The Administration's 2011 budget request also bolsters the case for the eventual ratification of the Comprehensive Test Ban Treaty. A full investment in our nuclear weapons infrastructure will mean that the United States can continue to maintain its nuclear weapons infrastructure without testing. We haven't tested a nuclear weapon since 1992 because we now have the technical means to ensure the reliability and safety of our stockpile without testing.
This is an issue of national security, and preventing nuclear terrorism. By working to diminish the access to fissile material, by working to ensure that Russia and the U.S. decrease nuclear stockpiles, by promoting a ban on nuclear testing and by ensuring that our nuclear arsenal is safe and secure – all of these measures as well as others will help to create an international environment where terrorist access to fissile material is diminished. Senator Lugar has been a remarkable leader in this regard in promoting the Nunn-Lugar program. I agree with his efforts to secure more funding as the mandate of the program has expanded without commensurate resources. Senator Lugar reports that the program "has eliminated more nuclear weapons than the combined nuclear arsenals of France, China and the United Kingdom for less than $3 billion – a striking return on investment." A striking return indeed.
Finally, I would also like to express support for the Administration's requested increase in funding for the International Atomic Energy Agency (IAEA). For too long the IAEA's technical assistance and cooperation programs have been underfunded. International non proliferation efforts face an uncertain future. Iran and North Korea are our primary concerns, but potential nuclear flashpoints remain between India and Pakistan and the security of fissile material, while improving, remains a vital concern. In order for the IAEA to be best positioned to confront proliferation efforts in North Korea and Iran as well as monitor the peaceful nuclear energy programs in countries around the world, its budget needs to reflect this growing portfolio. U.S. leadership in nonproliferation is essential. A fully funded IAEA will complement U.S. efforts to combat proliferation at this critical time.
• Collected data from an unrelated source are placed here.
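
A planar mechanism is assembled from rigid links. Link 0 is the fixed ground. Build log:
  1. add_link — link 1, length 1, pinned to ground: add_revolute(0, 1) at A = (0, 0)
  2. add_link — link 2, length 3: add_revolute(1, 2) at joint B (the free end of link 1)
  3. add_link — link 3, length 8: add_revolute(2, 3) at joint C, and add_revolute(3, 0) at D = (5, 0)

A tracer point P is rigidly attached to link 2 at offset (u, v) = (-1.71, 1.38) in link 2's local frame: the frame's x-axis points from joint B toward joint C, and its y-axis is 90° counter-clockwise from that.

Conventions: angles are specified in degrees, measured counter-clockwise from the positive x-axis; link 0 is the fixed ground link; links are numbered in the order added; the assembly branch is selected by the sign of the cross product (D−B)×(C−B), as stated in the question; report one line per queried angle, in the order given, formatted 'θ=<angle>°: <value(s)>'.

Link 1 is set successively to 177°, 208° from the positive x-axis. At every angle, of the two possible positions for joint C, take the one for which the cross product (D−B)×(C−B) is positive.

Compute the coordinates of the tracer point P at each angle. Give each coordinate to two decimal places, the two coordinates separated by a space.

A=(0,0), D=(5.00,0)
θ=177°: B = A + 1.00·(cos177°, sin177°) = (-0.9986, 0.0523)
θ=177°: |BD| = 5.9989
θ=177°: circle(B,3.00) ∩ circle(D,8.00): a=-1.5848, h=2.5472
θ=177°:   candidates: C₊=(-2.5611,2.6133) cross=15.281; C₋=(-2.6056,-2.4810) cross=-15.281
θ=177°:   branch + wants cross > 0 → take C=(-2.5611,2.6133) (cross=15.281)
θ=177°: ex = (C−B)/|BC| = (-0.5208,0.8537); ey = (-0.8537,-0.5208)
θ=177°: P = B + -1.71·ex + 1.38·ey = (-1.2861,-2.1262)
θ=208°: B = A + 1.00·(cos208°, sin208°) = (-0.8829, -0.4695)
θ=208°: |BD| = 5.9017
θ=208°: circle(B,3.00) ∩ circle(D,8.00): a=-1.7089, h=2.4657
θ=208°:   candidates: C₊=(-2.7826,1.8525) cross=14.552; C₋=(-2.3903,-3.0633) cross=-14.552
θ=208°:   branch + wants cross > 0 → take C=(-2.7826,1.8525) (cross=14.552)
θ=208°: ex = (C−B)/|BC| = (-0.6332,0.7740); ey = (-0.7740,-0.6332)
θ=208°: P = B + -1.71·ex + 1.38·ey = (-0.8683,-2.6668)

θ=177°: -1.29 -2.13
θ=208°: -0.87 -2.67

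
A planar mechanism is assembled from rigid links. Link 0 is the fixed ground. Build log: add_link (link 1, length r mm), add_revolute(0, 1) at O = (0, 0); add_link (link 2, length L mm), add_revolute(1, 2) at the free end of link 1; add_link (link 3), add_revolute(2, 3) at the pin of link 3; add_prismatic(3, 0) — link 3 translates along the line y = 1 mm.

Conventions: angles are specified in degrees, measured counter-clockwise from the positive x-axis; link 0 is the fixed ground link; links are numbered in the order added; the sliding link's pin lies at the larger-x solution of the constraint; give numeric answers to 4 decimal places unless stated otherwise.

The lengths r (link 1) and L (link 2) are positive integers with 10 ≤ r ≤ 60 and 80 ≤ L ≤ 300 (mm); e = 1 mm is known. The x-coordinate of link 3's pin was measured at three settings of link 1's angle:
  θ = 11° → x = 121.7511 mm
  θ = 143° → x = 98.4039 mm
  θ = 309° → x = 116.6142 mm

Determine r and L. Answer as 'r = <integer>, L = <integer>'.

constraint per measurement: (x − r cos θ)² + (r sin θ − e)² = L²
subtracting the θ₁ and θ₂ equations cancels the r² and L² terms:
r = (x₁² − x₂²) / (2[(x₁cos θ₁ + e sin θ₁) − (x₂cos θ₂ + e sin θ₂)]) = 13.0000 → r = 13
L² = (x₁ − r cos θ₁)² + (r sin θ₁ − e)² = 11881.0004 → L = 109.0000 → L = 109
check at θ₃=309°: x = 116.6142 (printed 116.6142) ✓

r = 13, L = 109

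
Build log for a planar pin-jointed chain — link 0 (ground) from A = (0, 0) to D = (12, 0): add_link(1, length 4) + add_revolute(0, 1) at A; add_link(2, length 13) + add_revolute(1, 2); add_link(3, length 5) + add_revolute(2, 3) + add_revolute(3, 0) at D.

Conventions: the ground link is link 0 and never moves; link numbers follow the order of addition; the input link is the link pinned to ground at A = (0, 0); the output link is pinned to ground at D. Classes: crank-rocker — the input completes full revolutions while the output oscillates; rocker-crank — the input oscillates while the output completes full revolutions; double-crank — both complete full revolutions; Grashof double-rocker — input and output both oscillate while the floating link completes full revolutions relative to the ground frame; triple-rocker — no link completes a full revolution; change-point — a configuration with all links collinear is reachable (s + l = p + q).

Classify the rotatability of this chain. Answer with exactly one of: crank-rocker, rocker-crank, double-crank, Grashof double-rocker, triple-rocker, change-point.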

These investments in our national security are substantial, but there is no greater threat than that of nuclear terrorism. We must remain vigilant in doing everything we can to ensure that terrorists do not get their hands on weapons of mass destruction. The non-proliferation measures mentioned above all help to address this threat. To keep America safe, Democrats, Republican and Independents must work together to promote non-proliferation and confront nuclear terror by ensuring that our existing nuclear arsenal is safe, secure and effective.